Paradoxically, one of the disciplines most needful for the community of faith is the discipline of silence — and Darryl Tippens’ 10th chp in Pilgrim Heart addresses that topic.
“The pilgrim heart,” Tippens opens up this chapter, “is an attentive heart, one skilled at screening out the endless chatter, the distracting ambient ‘white noise’ of daily existence” (123). But many find silence frightening: “Conflicted hosts, we shun the guest [God] as we call out to him” (124).

Another thought running through this chp is that “Listening demands much of us.” Why?
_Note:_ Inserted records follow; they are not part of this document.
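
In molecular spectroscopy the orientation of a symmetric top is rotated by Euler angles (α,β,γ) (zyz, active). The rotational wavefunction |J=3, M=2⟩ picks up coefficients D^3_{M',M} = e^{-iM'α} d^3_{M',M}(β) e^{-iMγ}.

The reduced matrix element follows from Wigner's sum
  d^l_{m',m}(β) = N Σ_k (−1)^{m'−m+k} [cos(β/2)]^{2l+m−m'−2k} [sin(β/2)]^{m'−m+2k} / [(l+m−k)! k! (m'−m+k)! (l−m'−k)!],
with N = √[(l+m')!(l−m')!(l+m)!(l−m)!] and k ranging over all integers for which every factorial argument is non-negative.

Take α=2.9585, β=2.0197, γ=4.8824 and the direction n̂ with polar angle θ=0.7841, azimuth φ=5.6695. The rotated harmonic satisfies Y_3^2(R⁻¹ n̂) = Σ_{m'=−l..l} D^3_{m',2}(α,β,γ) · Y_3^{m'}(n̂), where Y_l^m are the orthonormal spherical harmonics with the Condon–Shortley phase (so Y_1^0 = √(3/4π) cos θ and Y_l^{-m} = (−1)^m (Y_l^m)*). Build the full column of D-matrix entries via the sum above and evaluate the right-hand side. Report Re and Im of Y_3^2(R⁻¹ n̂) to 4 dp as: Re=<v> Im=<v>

Re=-0.0279 Im=-0.1935

Need the full column D^3_{m',2} for m'=−3..3 at α=2.9585, β=2.0197, γ=4.8824.
cos(β/2)=0.531988, sin(β/2)=0.846752
d^3_{-3,2}: single k=5 term ⇒ +0.567229;  D = +0.357329-0.440528i
d^3_{-2,2}: k∈[4..5] ⇒ +0.727442 -0.368585 = +0.358857;  D = -0.273029+0.232881i
d^3_{-1,2}: k∈[3..4] ⇒ +0.578101 -0.732290 = -0.154189;  D = -0.133569+0.077030i
d^3_{0,2}: k∈[2..3] ⇒ +0.314543 -0.796873 = -0.482330;  D = +0.454715-0.160861i
d^3_{1,2}: k∈[1..2] ⇒ +0.114094 -0.578101 = -0.464006;  D = -0.458305+0.072518i
d^3_{2,2}: k∈[0..1] ⇒ +0.022668 -0.287137 = -0.264469;  D = +0.264379+0.006919i
d^3_{3,2}: single k=0 term ⇒ -0.088377;  D = -0.086449-0.018359i
Y_3^{m'}(θ=0.7841,φ=5.6695) and Σ D·Y over m':
  (+0.3573-0.4405i)·(-0.0392+0.1416i)  (-0.2730+0.2329i)·(+0.1215+0.3398i)  (-0.1336+0.0770i)·(+0.2811+0.1980i)  (+0.4547-0.1609i)·(-0.1304+0.0000i)  (-0.4583+0.0725i)·(-0.2811+0.1980i)  (+0.2644+0.0069i)·(+0.1215-0.3398i)  (-0.0864-0.0184i)·(+0.0392+0.1416i)
Y_3^2(R⁻¹ n̂) = -0.027884-0.193494i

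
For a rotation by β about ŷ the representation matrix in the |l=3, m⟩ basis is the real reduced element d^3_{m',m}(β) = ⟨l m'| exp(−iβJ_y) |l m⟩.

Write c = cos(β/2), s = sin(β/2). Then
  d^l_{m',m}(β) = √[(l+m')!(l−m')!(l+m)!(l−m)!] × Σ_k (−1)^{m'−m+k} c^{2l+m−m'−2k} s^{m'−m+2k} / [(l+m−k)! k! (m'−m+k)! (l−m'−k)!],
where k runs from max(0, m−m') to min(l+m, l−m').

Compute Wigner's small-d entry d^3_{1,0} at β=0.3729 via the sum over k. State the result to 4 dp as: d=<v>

d=-0.5263

d^3_{1,0}(β=0.3729) via Wigner's sum:
With c≡cos(β/2)=0.982668 and s≡sin(β/2)=0.185372, N=[24·2·6·6]^{1/2}=41.569219
The bounds max(0,m−m')=0 and min(l+m,l−m')=2 give 3 terms
  k=0: (−1)^1·41.5692/(12)·0.9827^5·0.1854^1 = -0.588395
  k=1: (−1)^2·41.5692/(4)·0.9827^3·0.1854^3 = +0.062815
  k=2: (−1)^3·41.5692/(12)·0.9827^1·0.1854^5 = -0.000745
d^3_{1,0}(0.3729) = -0.588395 +0.062815 -0.000745 = -0.526325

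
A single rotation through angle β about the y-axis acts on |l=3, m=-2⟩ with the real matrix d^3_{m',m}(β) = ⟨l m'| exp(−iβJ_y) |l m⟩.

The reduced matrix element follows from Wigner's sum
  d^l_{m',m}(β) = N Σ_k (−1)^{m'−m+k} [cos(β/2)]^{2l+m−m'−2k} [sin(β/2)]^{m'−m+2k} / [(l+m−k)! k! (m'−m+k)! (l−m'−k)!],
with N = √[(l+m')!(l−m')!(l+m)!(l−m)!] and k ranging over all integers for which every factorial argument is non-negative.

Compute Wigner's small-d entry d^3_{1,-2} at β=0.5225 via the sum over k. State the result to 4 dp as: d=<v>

d=-0.0947

d^3_{1,-2}(β=0.5225) via Wigner's sum:
Half-angle: c=0.966068, s=0.258288. N=√(24·2·1·120)=75.894664
Admissible k: 0..1 (factorial args all ≥0)
  k=0: (−1)^3·75.8947/(12)·0.9661^3·0.2583^3 = -0.098258
  k=1: (−1)^4·75.8947/(24)·0.9661^1·0.2583^5 = +0.003512
d^3_{1,-2}(0.5225) = -0.098258 +0.003512 = -0.094746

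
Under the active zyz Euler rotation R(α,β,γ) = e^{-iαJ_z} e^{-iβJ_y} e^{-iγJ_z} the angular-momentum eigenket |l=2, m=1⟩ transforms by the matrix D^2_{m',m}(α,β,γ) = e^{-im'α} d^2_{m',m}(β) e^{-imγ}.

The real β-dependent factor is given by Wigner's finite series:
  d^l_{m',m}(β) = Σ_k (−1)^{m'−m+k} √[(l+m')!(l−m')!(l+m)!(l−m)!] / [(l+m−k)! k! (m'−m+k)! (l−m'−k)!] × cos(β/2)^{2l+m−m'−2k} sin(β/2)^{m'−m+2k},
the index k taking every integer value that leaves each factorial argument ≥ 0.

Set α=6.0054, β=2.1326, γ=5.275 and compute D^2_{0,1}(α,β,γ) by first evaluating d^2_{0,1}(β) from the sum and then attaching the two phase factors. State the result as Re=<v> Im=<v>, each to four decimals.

Re=-0.2945 Im=-0.4670

First d^2_{0,1}(β=2.1326), then the phase factors e^{-i(0)α} and e^{-i(1)γ}:
With c≡cos(β/2)=0.483367 and s≡sin(β/2)=0.875418, N=[2·2·6·1]^{1/2}=4.898979
Admissible k: 1..2 (factorial args all ≥0)
  k=1: (−1)^0·4.8990/(2)·0.4834^3·0.8754^1 = +0.242170
  k=2: (−1)^1·4.8990/(2)·0.4834^1·0.8754^3 = -0.794326
d^2_{0,1}(2.1326) = +0.242170 -0.794326 = -0.552156
Attach z-rotation phases: D = e^{-i(0)(6.0054)}·(-0.552156)·e^{-i(1)(5.275)} = -0.294518-0.467049i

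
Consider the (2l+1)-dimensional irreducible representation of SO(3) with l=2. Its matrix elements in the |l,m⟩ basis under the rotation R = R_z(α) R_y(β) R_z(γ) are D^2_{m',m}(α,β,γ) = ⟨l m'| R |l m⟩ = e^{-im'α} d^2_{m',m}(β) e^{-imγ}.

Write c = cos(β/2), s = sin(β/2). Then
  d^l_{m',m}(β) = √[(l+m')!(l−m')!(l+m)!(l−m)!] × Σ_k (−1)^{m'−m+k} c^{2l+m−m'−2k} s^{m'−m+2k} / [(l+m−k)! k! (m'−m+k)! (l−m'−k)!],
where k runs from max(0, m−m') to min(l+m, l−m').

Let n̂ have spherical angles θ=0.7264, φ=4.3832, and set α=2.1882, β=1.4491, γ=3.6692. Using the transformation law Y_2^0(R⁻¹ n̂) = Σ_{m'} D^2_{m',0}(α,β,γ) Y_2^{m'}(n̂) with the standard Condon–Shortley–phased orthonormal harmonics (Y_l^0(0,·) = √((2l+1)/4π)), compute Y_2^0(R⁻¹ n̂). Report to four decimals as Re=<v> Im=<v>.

Re=-0.2333 Im=0.0000

Need the full column D^2_{m',0} for m'=−2..2 at α=2.1882, β=1.4491, γ=3.6692.
cos(β/2)=0.748798, sin(β/2)=0.662799
d^2_{-2,0}: single k=2 term ⇒ +0.603348;  D = -0.198926-0.569612i
d^2_{-1,0}: k∈[1..2] ⇒ +0.681633 -0.534054 = +0.147580;  D = -0.085437+0.120334i
d^2_{0,0}: k∈[0..2] ⇒ +0.314382 -0.985263 +0.192986 = -0.477894;  D = -0.477894+0.000000i
d^2_{1,0}: k∈[0..1] ⇒ -0.681633 +0.534054 = -0.147580;  D = +0.085437+0.120334i
d^2_{2,0}: single k=0 term ⇒ +0.603348;  D = -0.198926+0.569612i
Y_2^{m'}(θ=0.7264,φ=4.3832) and Σ D·Y over m':
  (-0.1989-0.5696i)·(-0.1348-0.1043i)  (-0.0854+0.1203i)·(-0.1240+0.3630i)  (-0.4779+0.0000i)·(+0.2134+0.0000i)  (+0.0854+0.1203i)·(+0.1240+0.3630i)  (-0.1989+0.5696i)·(-0.1348+0.1043i)
Y_2^0(R⁻¹ n̂) = -0.233297+0.000000i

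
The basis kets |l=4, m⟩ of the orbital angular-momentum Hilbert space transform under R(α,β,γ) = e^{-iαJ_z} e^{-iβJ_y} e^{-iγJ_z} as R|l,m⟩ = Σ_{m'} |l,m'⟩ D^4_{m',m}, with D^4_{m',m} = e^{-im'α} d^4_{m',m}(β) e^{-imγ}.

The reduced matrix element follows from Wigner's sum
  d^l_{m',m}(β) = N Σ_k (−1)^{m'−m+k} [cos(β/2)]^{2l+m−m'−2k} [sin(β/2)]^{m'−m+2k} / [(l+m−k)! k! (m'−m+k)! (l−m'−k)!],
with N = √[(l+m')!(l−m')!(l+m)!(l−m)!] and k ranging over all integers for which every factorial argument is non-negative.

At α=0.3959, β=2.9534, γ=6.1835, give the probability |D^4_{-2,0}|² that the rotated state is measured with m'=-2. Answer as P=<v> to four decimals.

D^4_{-2,0}(0.3959,2.9534,6.1835) = e^{-i·-2·0.3959}·d^4_{-2,0}(2.9534)·e^{-i·0·6.1835}. Compute d first:
Half-angle: c=0.093958, s=0.995576. N=√(2·720·24·24)=910.735966
k∈{2,3,4} keeps every argument non-negative
  k=2: (−1)^0·910.7360/(96)·0.0940^6·0.9956^2 = +0.000006
  k=3: (−1)^1·910.7360/(36)·0.0940^4·0.9956^4 = -0.001937
  k=4: (−1)^2·910.7360/(96)·0.0940^2·0.9956^6 = +0.081551
d^4_{-2,0}(2.9534) = +0.000006 -0.001937 +0.081551 = +0.079621
|D^4_{-2,0}|² = |d^4_{-2,0}(β)|² = (+0.079621)² = 0.006339 (the z-rotation phases have unit modulus)

P=0.0063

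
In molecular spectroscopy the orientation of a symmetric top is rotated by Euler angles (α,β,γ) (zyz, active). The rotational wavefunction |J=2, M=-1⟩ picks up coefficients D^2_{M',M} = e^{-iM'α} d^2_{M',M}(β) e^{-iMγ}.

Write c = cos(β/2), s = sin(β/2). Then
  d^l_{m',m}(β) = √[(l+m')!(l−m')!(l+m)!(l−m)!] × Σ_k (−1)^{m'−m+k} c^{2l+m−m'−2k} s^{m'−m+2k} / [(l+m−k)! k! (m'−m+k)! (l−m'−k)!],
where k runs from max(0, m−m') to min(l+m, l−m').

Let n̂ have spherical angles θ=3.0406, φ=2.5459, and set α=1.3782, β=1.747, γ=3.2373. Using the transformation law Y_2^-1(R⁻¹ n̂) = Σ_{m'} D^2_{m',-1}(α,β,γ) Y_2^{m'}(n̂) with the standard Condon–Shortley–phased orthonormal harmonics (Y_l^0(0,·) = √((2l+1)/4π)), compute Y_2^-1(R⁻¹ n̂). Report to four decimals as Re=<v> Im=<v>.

Need the full column D^2_{m',-1} for m'=−2..2 at α=1.3782, β=1.747, γ=3.2373.
cos(β/2)=0.642147, sin(β/2)=0.766581
d^2_{-2,-1}: single k=1 term ⇒ +0.405969;  D = +0.389077-0.115887i
d^2_{-1,-1}: k∈[0..1] ⇒ +0.170035 -0.726954 = -0.556919;  D = +0.053875+0.554307i
d^2_{0,-1}: k∈[0..1] ⇒ -0.497208 +0.708573 = +0.211365;  D = -0.210398-0.020198i
d^2_{1,-1}: k∈[0..1] ⇒ +0.726954 -0.345329 = +0.381626;  D = -0.108506+0.365875i
d^2_{2,-1}: single k=0 term ⇒ -0.578548;  D = -0.512928-0.267623i
Y_2^{m'}(θ=3.0406,φ=2.5459) and Σ D·Y over m':
  (+0.3891-0.1159i)·(+0.0015+0.0036i)  (+0.0539+0.5543i)·(+0.0641+0.0435i)  (-0.2104-0.0202i)·(+0.6212+0.0000i)  (-0.1085+0.3659i)·(-0.0641+0.0435i)  (-0.5129-0.2676i)·(+0.0015-0.0036i)
Y_2^-1(R⁻¹ n̂) = -0.161019-0.000103i

Re=-0.1610 Im=-0.0001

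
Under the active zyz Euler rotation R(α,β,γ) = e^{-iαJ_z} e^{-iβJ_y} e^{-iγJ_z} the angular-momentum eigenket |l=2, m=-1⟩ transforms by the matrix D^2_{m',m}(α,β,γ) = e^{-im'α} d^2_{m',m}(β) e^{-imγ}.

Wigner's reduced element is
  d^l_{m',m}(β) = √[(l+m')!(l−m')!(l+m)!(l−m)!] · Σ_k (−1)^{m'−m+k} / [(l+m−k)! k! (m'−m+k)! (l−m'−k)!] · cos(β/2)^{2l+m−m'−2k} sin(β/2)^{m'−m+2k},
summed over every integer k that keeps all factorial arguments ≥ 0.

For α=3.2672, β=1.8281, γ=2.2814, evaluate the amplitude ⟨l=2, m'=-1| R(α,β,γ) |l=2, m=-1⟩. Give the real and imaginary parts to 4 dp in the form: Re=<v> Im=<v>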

Because it requires that we listen, that we drop ourselves to become attentive on the other and the Other. WE surrender to the other to listen attentively.
I like his quotation from Kierkegaard: “the true relation in prayer is not when God hears what is prayed for, but when the person praying continues to pray until he is the one who hears, who hears what God wills” (126).
It is time alone listening to God that makes each of us capable of listening to others.
But it is hard: “Technologically advanced, we are primitives when it comes to soul-care” (129).
What can we do? We can unplug from music and sound machines; create time boundaries; try living one hour per week without words; use short, once-sentence prayers. I like his suggestion of “little solitudes” — like a morning cup of coffee with no newspaper, no computer, no TV, no radio — just you in silence with God, listening.